Students with two or more violations on record will have their reports submitted to the Division Chair or Program Manager, who has the ability to place more severe sanctions with every subsequent report. These increased sanctions may include:  

    • Reduced grade in the course 
    • A grade of “F” in a course 
    • Recommendation for suspension from the College 
    • Recommendation for rescinding or denial of a College credential(s)

An important aspect of a formal report is that students are ensured that their rights are protected. This includes the ability to formally appeal a report if they are able to provide evidence that they have not violated the academic integrity policy, or if the correct procedure was not adhered to. 

The conditions for students to appeal is quite difficult, as students are required to appeal on at least one of the three available grounds, and are required to provide enough evidence to tip the balance of probabilities to show that an academic integrity violation did not take place.
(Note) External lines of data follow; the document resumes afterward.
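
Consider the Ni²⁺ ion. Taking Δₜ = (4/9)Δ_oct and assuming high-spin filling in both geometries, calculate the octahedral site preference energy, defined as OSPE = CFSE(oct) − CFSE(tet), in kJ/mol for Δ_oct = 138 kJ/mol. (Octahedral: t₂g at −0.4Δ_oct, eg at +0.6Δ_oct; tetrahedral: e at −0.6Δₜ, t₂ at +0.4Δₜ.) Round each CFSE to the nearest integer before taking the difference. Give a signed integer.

Ni sits in group 10; removing 2 electrons leaves Ni²⁺ with 10 − 2 = 8 d electrons.
In an octahedral site d⁸ (HS) is t2g^6 e_g^2, giving CFSE(oct) = -1.2Δ_oct = -166 kJ/mol.
Tetrahedral e^4 t2^4 gives -0.8Δₜ = -0.8 × (4/9) × 138 = -49 kJ/mol.
OSPE = -166 − (-49) = -117 kJ/mol.

-117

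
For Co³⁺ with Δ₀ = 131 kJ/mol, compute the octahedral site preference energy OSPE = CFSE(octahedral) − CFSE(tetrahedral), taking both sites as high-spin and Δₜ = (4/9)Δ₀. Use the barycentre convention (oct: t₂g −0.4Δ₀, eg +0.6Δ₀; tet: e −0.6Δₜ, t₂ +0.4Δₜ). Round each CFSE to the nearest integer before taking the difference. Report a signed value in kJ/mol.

-17

Group 9 minus oxidation state +3 gives a d⁶ configuration for Co³⁺.
In an octahedral site d⁶ (HS) is t₂g⁴ eg², giving CFSE(oct) = -0.4Δ₀ = -52 kJ/mol.
In a tetrahedral site the filling is e³ t₂³: CFSE(tet) = -0.6Δₜ = -0.6 × (4/9)(131) = -35 kJ/mol.
OSPE = -52 − (-35) = -17 kJ/mol.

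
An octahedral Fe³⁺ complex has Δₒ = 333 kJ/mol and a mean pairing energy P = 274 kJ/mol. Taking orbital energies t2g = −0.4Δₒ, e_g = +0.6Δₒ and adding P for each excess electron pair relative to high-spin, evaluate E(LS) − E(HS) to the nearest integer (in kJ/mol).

Group 8 minus oxidation state +3 gives a d⁵ configuration for Fe³⁺.
High-spin: t2g^3 e_g^2, CFSE = 0.0Δₒ = 0 kJ/mol.
Low-spin: t2g^5 e_g^0, orbital CFSE = -2.0Δₒ = -666 kJ/mol; plus 2 excess pairs × P = +548 kJ/mol; total -118 kJ/mol.
The difference is -118 − (0) = -118 kJ/mol, so low-spin lies lower.

-118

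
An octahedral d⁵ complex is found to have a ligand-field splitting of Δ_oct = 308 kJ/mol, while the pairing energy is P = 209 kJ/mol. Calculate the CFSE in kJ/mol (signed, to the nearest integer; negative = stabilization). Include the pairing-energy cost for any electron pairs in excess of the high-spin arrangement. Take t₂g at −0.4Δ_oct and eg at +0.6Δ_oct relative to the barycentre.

-198

With Δ_oct > P the complex is low-spin.
That gives t₂g⁵ eg⁰.
Orbital CFSE = -2.0Δ_oct = -2.0 × 308 = -616 kJ/mol.
Excess pairs vs high-spin: 2 − 0 = 2; pairing cost = +418 kJ/mol.
Net CFSE = -616 + 418 = -198 kJ/mol.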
Students may only appeal on one of the following grounds: 

    • The action which received a sanction does not constitute an academic integrity violation as defined by the policy 
    • There is clear and demonstrable evidence of a procedural error that significantly affected the outcome of the decision 
    • The sanction imposed under the policy is too harsh given the nature of the violation 

As noted, a procedural error is sufficient grounds for an appeal. If a student is given an informal sanction by an instructor, the student may be able to appeal that sanction on the basis that College policy and the procedure was not followed.